17 ème Etape : Calzadilla de Terra-Mombuey 30 Km
Ce matin, le ciel ne dévoile pas le soleil, la brume domine le paysage.
J’avale un petit déjeuner copieux en compagnie de Rejeanne et Bob quand l’équipe de hollandais débarque. Aujourd’hui ils ont décidé de suivre la route, car la pluie rend difficile la marche sur le Camino. Raisonnablement nous en ferrons autant.

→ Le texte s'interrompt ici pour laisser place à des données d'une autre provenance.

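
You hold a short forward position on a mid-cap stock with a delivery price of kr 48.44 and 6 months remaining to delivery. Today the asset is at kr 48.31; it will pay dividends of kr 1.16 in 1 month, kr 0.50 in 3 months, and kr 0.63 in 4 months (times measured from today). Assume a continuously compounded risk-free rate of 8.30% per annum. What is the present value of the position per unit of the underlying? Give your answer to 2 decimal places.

PV(remaining dividends) I = 1.16·e^(−0.0830·1/12) + 0.50·e^(−0.0830·3/12) + 0.63·e^(−0.0830·4/12) = 2.2545
Current forward F = (S − I)·e^(rT) = (48.31 − 2.2545)·e^(0.0830·6/12) = 46.0555 × 1.042373 = 48.0070
Value (long) = (F − K)·e^(−rT) = (48.0070 − 48.44) × 0.959349 = -0.4154
Short position value = −(long value) = kr 0.42

kr 0.42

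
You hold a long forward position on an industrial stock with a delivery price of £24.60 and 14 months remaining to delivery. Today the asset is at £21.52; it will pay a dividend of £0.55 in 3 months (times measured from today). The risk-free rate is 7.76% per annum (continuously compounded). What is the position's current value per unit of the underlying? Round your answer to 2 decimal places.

-£1.49

PV(remaining dividends) I = 0.55·e^(−0.0776·3/12) = 0.5394
Current forward F = (S − I)·e^(rT) = (21.52 − 0.5394)·e^(0.0776·14/12) = 20.9806 × 1.094758 = 22.9687
Value (long) = (F − K)·e^(−rT) = (22.9687 − 24.60) × 0.913444 = -1.4901
Value = -£1.49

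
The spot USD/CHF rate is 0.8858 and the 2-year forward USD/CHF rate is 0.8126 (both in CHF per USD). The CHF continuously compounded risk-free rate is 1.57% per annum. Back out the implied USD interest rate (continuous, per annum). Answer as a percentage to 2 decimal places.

5.88%

F = S·e^((r_CHF − r_USD)T) ⇒ r_USD = r_CHF − ln(F/S)/T
ln(0.8126/0.8858) = -0.086252; /(2) = -0.043126
r_USD = 0.0157 + 0.043126 = 0.058826
r_USD = 5.88%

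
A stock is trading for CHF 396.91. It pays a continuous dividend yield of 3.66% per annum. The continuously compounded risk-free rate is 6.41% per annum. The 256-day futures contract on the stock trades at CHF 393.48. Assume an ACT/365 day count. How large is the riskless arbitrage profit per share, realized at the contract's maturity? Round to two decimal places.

CHF 11.16 per share

Fair futures: F* = S·e^(carry·T), with carry = (r − q) = 0.0641 − 0.0366 = 0.0275
F* = 396.91 · e^(0.0275 × 256/365) = 396.91 · e^0.019288 = 396.91 × 1.019475 = CHF 404.6398
Market CHF 393.48 < fair CHF 404.6398: forward underpriced → reverse cash-and-carry (short spot, go long the forward).
At maturity, profit = |F_mkt − F*| = |393.48 − 404.6398| = CHF 11.16 per share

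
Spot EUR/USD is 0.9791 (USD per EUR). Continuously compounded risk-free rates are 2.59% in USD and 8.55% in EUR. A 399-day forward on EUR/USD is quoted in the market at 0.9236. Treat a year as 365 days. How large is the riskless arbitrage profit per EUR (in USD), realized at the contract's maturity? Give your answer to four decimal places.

0.0063 per EUR (in USD)

Fair forward: F* = S·e^(carry·T), with carry = (r_USD − r_EUR) = 0.0259 − 0.0855 = -0.0596
F* = 0.9791 · e^(-0.0596 × 399/365) = 0.9791 · e^-0.065152 = 0.9791 × 0.936925 = 0.9173
Market 0.9236 > fair 0.9173: forward overpriced → cash-and-carry (buy spot, short the forward).
At maturity, profit = |F_mkt − F*| = |0.9236 − 0.9173| = 0.0063 per EUR (in USD)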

Je sors le poncho du sac et prépare mon corps à parcourir sous la pluie les 30 kilomètres qui nous séparent de Mombuey. Il est étonnant de constater notre manque d’intérêt pour la météo du lendemain. Nous vivons dehors, les conditions climatiques régissent donc notre quotidien. Et pourtant personne ne se précipite sur le journal ou la télévision pour connaître le temps qu’il fera le lendemain. Peu importe puisque demain nous serons sur le chemin que la météo soit favorable ou non.
Nous avançons sur l’asphalte au pas cadencé. Les distractions sont peu nombreuses. Chacun s’enferme dans sa tête. Une première halte dans un hôtel restaurant nous réconforte.

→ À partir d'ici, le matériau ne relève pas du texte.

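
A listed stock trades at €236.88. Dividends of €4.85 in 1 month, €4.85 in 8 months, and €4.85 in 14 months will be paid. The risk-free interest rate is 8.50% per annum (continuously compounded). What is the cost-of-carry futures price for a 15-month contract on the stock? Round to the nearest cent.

PV(dividends) I = 4.85·e^(−0.0850·1/12) + 4.85·e^(−0.0850·8/12) + 4.85·e^(−0.0850·14/12)
I = 4.8158 + 4.5828 + 4.3921 = 13.7907
F = (S − I)·e^(rT) = (236.88 − 13.7907) · e^(0.0850·15/12)
= 223.0893 · e^0.106250 = 223.0893 × 1.112100 = €248.10

€248.10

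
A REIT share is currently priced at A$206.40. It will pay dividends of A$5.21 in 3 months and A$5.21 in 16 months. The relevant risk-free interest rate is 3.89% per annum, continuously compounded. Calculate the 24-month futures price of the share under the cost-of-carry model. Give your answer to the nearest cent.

A$212.18

PV(dividends) I = 5.21·e^(−0.0389·3/12) + 5.21·e^(−0.0389·16/12)
I = 5.1596 + 4.9467 = 10.1063
F = (S − I)·e^(rT) = (206.40 − 10.1063) · e^(0.0389·24/12)
= 196.2937 · e^0.077800 = 196.2937 × 1.080906 = A$212.18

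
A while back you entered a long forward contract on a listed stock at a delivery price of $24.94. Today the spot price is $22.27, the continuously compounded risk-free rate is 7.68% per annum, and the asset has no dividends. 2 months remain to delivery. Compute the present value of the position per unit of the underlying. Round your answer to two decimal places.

-$2.35

Current fair forward for the remaining 2 months: F = S·e^(r·T), r = 0.0768
F = 22.27 · e^(0.0768 × 2/12) = 22.27 × 1.012882 = 22.5569
Value of long forward = (F − K)·e^(−rT) = (22.5569 − 24.94) · e^(−0.0768·2/12)
= -2.3831 × 0.987282 = -2.35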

Le tenancier, jovial, nous accueille cordialement. Son bar est désert, mais il s’active pour le nettoyer à fond. Le magasin qui le jouxte est constitué d’un ensemble d’articles hétéroclites.

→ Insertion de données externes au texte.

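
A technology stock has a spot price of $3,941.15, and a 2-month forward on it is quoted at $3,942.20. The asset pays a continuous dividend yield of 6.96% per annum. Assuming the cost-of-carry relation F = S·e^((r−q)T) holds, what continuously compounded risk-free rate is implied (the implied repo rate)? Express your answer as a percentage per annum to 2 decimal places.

7.12%

From F = S·e^((r−q)T): (r − q) = ln(F/S)/T
ln(3942.20/3941.15) = ln(1.000266) = 0.000266
(r − q) = 0.000266 / (2/12) = 0.001596
r = ln(F/S)/T + q = 0.001596 + 0.0696 = 0.071196
r = 7.12%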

Mais il a pris soin de prévoir tout le matériel qu’il juge nécessaire à la pérégrination d’un pèlerin.
Nous regrettons de ne pas avoir le temps de faire une halte d’une nuit dans son hôtel.
Sa gentillesse mérite mieux qu’une salle vide.
Les kilomètres s’égrènent, rythmés par une chanson.
Il y a quelques mois un Français rencontré à Compostelle fredonnait cette chanson.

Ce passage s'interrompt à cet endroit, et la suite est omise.